Si vous êtes adeptes du thé, peut-être devriez-vous éviter les marques qui proposent des sachets en plastique. Selon des chercheurs, en effet, ces sachets libèrent dans chaque tasse de votre boisson chaude préférée, des milliards de particules de plastique. Potentiellement nocives.

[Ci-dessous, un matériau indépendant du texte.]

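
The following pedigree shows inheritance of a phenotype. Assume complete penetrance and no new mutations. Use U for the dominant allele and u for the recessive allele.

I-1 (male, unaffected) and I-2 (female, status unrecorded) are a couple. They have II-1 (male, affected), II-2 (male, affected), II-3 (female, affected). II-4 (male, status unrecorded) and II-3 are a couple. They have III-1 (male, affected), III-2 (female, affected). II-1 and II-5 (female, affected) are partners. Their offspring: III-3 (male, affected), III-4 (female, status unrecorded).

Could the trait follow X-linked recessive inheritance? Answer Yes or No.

No

Under X-linked recessive, II-3 (affected, female) cannot arise from I-1 (unaffected) × I-2 (unrecorded).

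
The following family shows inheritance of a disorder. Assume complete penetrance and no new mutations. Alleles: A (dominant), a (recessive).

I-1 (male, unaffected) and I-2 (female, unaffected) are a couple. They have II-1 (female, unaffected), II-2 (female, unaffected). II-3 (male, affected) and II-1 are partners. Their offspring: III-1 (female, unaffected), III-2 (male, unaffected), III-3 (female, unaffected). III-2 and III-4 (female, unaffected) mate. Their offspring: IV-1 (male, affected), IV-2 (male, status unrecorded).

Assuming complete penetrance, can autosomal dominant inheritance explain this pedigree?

Under autosomal dominant, IV-1 (affected, male) cannot arise from III-2 (unaffected) × III-4 (unaffected).

No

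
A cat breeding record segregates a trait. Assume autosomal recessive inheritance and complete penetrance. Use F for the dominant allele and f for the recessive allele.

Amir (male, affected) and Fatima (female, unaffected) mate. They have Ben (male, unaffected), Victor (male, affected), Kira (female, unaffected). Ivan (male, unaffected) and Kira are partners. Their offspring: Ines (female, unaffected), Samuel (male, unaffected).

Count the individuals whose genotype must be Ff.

3

Obligate heterozygotes: Fatima is unaffected so carries F and passed f to Victor (ff), so Fatima is Ff; Ben is unaffected so carries F and received f from Amir (ff), so Ben is Ff; Kira is unaffected so carries F and received f from Amir (ff), so Kira is Ff.
Every other individual is either homozygous by phenotype or has at least one consistent homozygous assignment, so the count is 3.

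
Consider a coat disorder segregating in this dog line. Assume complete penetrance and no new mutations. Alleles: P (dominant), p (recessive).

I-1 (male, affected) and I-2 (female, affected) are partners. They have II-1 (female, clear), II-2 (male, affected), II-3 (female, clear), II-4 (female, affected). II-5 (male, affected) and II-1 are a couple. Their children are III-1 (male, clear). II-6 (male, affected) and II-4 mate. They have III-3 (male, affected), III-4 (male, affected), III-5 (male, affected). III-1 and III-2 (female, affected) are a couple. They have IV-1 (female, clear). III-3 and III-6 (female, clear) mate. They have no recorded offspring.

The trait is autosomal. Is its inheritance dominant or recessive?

dominant

I-1 and I-2 are both affected yet have a clear child II-1. Under a recessive model two affected parents are homozygous and every child would be affected, so the trait cannot be recessive.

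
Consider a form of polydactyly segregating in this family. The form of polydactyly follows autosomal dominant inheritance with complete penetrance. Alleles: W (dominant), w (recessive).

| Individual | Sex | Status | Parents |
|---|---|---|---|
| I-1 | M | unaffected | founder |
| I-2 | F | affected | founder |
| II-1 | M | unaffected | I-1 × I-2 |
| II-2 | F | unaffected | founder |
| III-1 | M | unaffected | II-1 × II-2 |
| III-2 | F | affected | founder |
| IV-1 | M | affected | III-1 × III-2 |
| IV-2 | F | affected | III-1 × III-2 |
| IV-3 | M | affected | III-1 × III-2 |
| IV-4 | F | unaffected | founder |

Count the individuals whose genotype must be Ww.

Obligate heterozygotes: I-2 is affected so carries W and passed w to II-1 (ww), so I-2 is Ww; IV-1 is affected so carries W and received w from III-1 (ww), so IV-1 is Ww; IV-2 is affected so carries W and received w from III-1 (ww), so IV-2 is Ww; IV-3 is affected so carries W and received w from III-1 (ww), so IV-3 is Ww.
Every other individual is either homozygous by phenotype or has at least one consistent homozygous assignment, so the count is 4.

4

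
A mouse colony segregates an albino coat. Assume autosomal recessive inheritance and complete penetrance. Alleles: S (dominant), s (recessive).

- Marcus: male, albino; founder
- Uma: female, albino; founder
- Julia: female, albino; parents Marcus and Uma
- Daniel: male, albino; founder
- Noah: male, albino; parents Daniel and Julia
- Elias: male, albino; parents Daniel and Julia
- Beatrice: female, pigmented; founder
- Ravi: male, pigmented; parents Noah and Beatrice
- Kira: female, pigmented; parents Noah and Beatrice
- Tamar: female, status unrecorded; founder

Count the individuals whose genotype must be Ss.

Obligate heterozygotes: Ravi is pigmented so carries S and received s from Noah (ss), so Ravi is Ss; Kira is pigmented so carries S and received s from Noah (ss), so Kira is Ss.
Every other individual is either homozygous by phenotype or has at least one consistent homozygous assignment, so the count is 2.

2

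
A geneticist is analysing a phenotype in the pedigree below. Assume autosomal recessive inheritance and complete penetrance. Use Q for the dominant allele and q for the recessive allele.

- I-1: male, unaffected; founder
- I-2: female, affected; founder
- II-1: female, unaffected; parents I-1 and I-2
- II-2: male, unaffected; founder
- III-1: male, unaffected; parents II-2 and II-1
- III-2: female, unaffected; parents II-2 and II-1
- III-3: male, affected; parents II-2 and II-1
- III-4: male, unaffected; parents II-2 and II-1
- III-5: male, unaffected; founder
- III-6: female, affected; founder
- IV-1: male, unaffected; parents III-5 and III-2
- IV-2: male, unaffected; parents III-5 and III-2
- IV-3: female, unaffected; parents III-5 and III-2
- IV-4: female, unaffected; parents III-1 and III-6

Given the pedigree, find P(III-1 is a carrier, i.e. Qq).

II-2 is unaffected so carries Q and passed q to III-3 (qq), so II-2 is Qq.
II-1 is unaffected so carries Q and received q from I-2 (qq), so II-1 is Qq.
Their cross gives offspring ratios 1/4 QQ : 1/2 Qq : 1/4 qq. Conditioning on III-1 being unaffected, P(Qq) = 1/2 / 3/4 = 2/3 before taking III-1's own offspring into account.
III-6 is affected, so III-6 is qq.
Now use III-1's offspring. Probability of each recorded status — unaffected daughter IV-4: 1/2 if III-1 is Qq, 1 if QQ.
Bayes: P(Qq) = 2/3·1/2 / (2/3·1/2 + 1/3·1) = 1/2.

1/2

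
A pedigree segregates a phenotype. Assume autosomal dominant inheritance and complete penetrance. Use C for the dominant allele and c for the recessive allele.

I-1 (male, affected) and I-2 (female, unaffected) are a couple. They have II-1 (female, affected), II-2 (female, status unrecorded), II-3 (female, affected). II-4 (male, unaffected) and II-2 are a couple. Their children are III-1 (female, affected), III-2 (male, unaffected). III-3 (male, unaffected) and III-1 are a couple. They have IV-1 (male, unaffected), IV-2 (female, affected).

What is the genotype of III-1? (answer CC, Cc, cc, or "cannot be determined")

Cc

From phenotype alone, III-1 is CC or Cc.
III-1 is affected so carries C and received c from II-4 (cc), so III-1 is Cc.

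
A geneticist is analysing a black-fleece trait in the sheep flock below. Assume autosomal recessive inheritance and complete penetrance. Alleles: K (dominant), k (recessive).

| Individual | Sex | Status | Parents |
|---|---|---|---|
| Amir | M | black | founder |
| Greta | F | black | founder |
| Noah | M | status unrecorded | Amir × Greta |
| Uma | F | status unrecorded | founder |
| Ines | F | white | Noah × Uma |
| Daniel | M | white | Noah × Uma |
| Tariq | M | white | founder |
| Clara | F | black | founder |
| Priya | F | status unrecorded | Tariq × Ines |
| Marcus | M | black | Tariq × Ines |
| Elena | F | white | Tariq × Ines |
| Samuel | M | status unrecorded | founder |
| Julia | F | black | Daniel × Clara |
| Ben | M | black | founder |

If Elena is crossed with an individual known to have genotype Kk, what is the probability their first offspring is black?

1/6

Tariq is white so carries K and passed k to Marcus (kk), so Tariq is Kk.
Ines is white so carries K and received k from Noah (kk), so Ines is Kk.
Elena is a white offspring of Tariq (Kk) × Ines (Kk), whose cross gives 1/4 KK : 1/2 Kk : 1/4 kk; conditioning on being white, Elena is KK with probability 1/3, Kk with probability 2/3.
Summing over parental genotype combinations, P(offspring is black) = 2/3·1/4 = 1/6.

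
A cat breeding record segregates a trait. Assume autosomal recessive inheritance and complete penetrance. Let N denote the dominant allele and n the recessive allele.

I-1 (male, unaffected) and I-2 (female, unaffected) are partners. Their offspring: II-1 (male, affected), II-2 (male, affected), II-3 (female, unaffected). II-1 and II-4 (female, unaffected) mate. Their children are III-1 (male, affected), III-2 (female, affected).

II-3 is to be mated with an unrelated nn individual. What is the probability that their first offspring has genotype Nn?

2/3

I-1 is unaffected so carries N and passed n to II-1 (nn), so I-1 is Nn.
I-2 is unaffected so carries N and passed n to II-1 (nn), so I-2 is Nn.
II-3 is an unaffected offspring of I-1 (Nn) × I-2 (Nn), whose cross gives 1/4 NN : 1/2 Nn : 1/4 nn; conditioning on being unaffected, II-3 is NN with probability 1/3, Nn with probability 2/3.
Summing over parental genotype combinations, P(offspring has genotype Nn) = 1/3·1 + 2/3·1/2 = 2/3.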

La tendance actuelle est plutôt à la réduction de l'usage des plastiques jetables. Mais pas du côté des fabricants de thé, semble-t-il. Ceux-ci ont pris l'habitude de remplacer leurs traditionnels sachets en papier par des sachets en plastique (nylon, PET, polypropylène). Une bien mauvaise idée selon des chercheurs de l'université McGill (Canada). Les thés ainsi préparés contiendraient en effet une quantité importante de résidus de plastique.

Car avec le temps, le plastique se décompose en particules microscopiques, voire nanoscopiques. Et les chercheurs ont voulu savoir ce qu'il en était des sachets de thé. Ils ont ainsi analysé les thés de quatre marques différentes dont les noms ne sont pas révélés. Ils ont d'abord vidé les sachets de leur thé et les ont rincés afin de prévenir tout risque de contamination.

Selon les chercheurs de l’université McGill (Canada), il y aurait, dans une seule tasse de thé, entre 13 et 16 microgrammes de plastique ! Un gramme de sel en contient seulement 0,005 microgramme.
Selon les chercheurs de l’université McGill (Canada), il y aurait, dans une seule tasse de thé, entre 13 et 16 microgrammes de plastique ! Un gramme de sel en contient seulement 0,005 microgramme.
Image : © Université McGill

Quelles conséquences pour notre santé ?

Puis ils ont plongé les sachets dans de l'eau à 95 °C, comme on le ferait pour préparer un thé. Le microscope électronique a révélé que chaque sachet libère alors dans l'eau environ 11,6 milliards de microparticules de plastique et 3,1 milliards de nanoparticules. Des niveaux des milliers de fois plus élevés que ceux trouvés dans d'autres aliments. Et avec un effet marqué de la température puisqu'à une vingtaine de degrés, les mêmes sachets libèrent dans l'eau environ 300 fois moins de particules.

Pour se faire une première idée de l'impact sanitaire potentiel du phénomène, les chercheurs ont traité des puces d'eau - des modèles souvent utilisés - avec des doses semblables de plastiques. Celles-ci ont survécu. Mais avec des anomalies anatomiques et comportementales. Des recherches supplémentaires seront donc les bienvenues pour déterminer les effets de ces plastiques sur notre santé.